We're going to recognize the total Merck collaboration income in the first quarter of 2010, and it's approximately $55 million.

Remaining?

$55 million, yes.

Okay. Assuming you don't start any of these new studies, cachexia, or the next ADT trial, could you give us some kind of a ballpark figure of what your total spend might be over the next quarter or two?

Yes, so, again, I'm not going to give specific guidance, Eric, but I will say that we're very comfortable in terms of where we are with our current cash. It does get us beyond, as we mentioned in the past, it will get us beyond 2010, and I really do believe that with our cost reductions, we will have a significantly less burn than we had in 2010, and I will give you more guidance to that as soon as I can. But I'm comfortable with that statement.

One last question then on Ipsen. Is there any clarity on what they might be doing in terms of the European filing?

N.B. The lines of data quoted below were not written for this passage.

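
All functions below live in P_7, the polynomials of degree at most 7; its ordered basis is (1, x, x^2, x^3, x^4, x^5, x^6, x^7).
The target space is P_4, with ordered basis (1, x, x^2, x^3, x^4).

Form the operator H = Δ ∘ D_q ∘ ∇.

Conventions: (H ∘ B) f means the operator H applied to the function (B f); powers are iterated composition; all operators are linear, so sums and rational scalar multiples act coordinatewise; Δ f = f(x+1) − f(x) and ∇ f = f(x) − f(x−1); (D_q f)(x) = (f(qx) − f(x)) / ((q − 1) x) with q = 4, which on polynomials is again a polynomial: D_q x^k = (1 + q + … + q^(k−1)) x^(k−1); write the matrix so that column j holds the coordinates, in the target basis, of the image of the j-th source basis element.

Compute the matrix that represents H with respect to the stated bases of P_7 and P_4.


image of 1: 0
image of x: 0
image of x^2: 0
image of x^3: 15
image of x^4: 168x + 54
image of x^5: 1275x^2 + 855x + 265
image of x^6: 8184x^3 + 8451x^2 + 5199x + 1116
image of x^7: 47775x^4 + 66906x^3 + 61509x^2 + 26586x + 4739
each image's coordinates form column j of the matrix

the matrix is [[0, 0, 0, 15, 54, 265, 1116, 4739]; [0, 0, 0, 0, 168, 855, 5199, 26586]; [0, 0, 0, 0, 0, 1275, 8451, 61509]; [0, 0, 0, 0, 0, 0, 8184, 66906]; [0, 0, 0, 0, 0, 0, 0, 47775]] (rows listed top to bottom)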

Yes. So I was going to finish answering a little bit on the --

Go ahead.

And then I'll answer that question. I was just going to make the point that for the ADT study and for the cancer cachexia studies, one of the things that GTx will do is before we move forward on any of those studies, after we meet with the FDA and understand exactly where we're going, if we start those studies because we found ways to fund those studies and as Marc is saying, is that we don't want to fund them necessarily with eke equity. With that said, we do think because the ADT program is derisked and the SARM program is now free and clear, a late-stage asset, that these will be attractive opportunities.

In regard to your next question, Ipsen can file with the trial that we've already done, but our feeling with our partner, Ipsen, is let's understand what the outcome of the FDA meetings are going to be ultimately, and what they're going to agree to, because that does have implications in terms of what they do in Europe. And so they have been working with us very, very closely to understand. In fact, they've come with us to the FDA meetings. We've had debriefings with them. Ipsen has been a wonderful partner in this regard, and we are very sensitive to what their needs are in Europe, and they've been very sensitive to coordinating what we're doing in the US. So I hope it will happen after we get clarity with the next go-round with the FDA, is we will also give you clarity in what's going to happen in Europe.

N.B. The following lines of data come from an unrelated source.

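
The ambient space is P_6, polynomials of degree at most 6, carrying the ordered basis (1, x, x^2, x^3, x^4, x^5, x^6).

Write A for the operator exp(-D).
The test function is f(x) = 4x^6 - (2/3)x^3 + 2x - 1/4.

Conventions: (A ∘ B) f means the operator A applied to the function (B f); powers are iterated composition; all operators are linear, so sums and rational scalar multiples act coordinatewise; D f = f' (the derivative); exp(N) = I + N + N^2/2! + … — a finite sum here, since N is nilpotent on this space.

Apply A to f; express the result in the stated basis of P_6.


g(x) = 4x^6 - 24x^5 + 60x^4 - (242/3)x^3 + 62x^2 - 24x + 29/12

order-1 term: -24x^5 + 2x^2 - 2
order-2 term: 60x^4 - 2x
order-3 term: -80x^3 + 2/3
order-4 term: 60x^2
order-5 term: -24x
order-6 term: 4
the series for exp(-D) f terminates at order 6
exp(-D) f = 4x^6 - 24x^5 + 60x^4 - (242/3)x^3 + 62x^2 - 24x + 29/12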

Sounds like, Mitch, it's possible they could file -- they're not going to do anything until you get clarity with the FDA, but they could potentially file with the data you have on hand.

They could potentially file with the data on hand and that's always been the case. But now with the complete response letter and trying to understand what the issues are, which we've now done, and trying to understand what the next trial is going to look like, and what aspects of that trial are going to either support or strengthen the current trial, the current data set, they want to get it in, they want to get it -- they want to be successful, and one of the things that they don't have to deal with that we have to deal with in the US, is in the US our patent clock has started. Our patent life will go to 2023.

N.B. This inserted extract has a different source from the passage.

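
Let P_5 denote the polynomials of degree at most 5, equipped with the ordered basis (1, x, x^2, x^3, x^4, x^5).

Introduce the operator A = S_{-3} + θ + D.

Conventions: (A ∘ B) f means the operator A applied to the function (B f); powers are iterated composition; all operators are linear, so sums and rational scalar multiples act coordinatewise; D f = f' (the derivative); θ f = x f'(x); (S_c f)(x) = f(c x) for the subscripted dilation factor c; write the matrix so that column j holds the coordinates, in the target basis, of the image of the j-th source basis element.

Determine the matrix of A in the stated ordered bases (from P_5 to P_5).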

In Europe, Ipsen has already filed with the -- or requested from the central EMEA, would this program qualify for innovation, and the reason that's important is because if it does then the toremifene 80-milligram gets 10 years of market protection, eight years of data exclusivity, or the opposite, eight years of data protection and 10 years of market exclusivity. And so whenever they file and get it approved, that's when the clock starts for them. So there's no, quote, rush, until we do it right, and I think the right next step is to understand what the requirements are going to be in the US and how that will affect Europe.

Thanks a lot.

Thank you, Eric.

(Operator Instructions).

If there's no further questions, then we would like to thank you all for your interest in GTx and we look forward to providing you with updates on our future progress. Thank you again for joining us on today's call.

Ladies and gentlemen, thank you for your participation in today's conference. This concludes the presentation. You may now disconnect. Have a great day.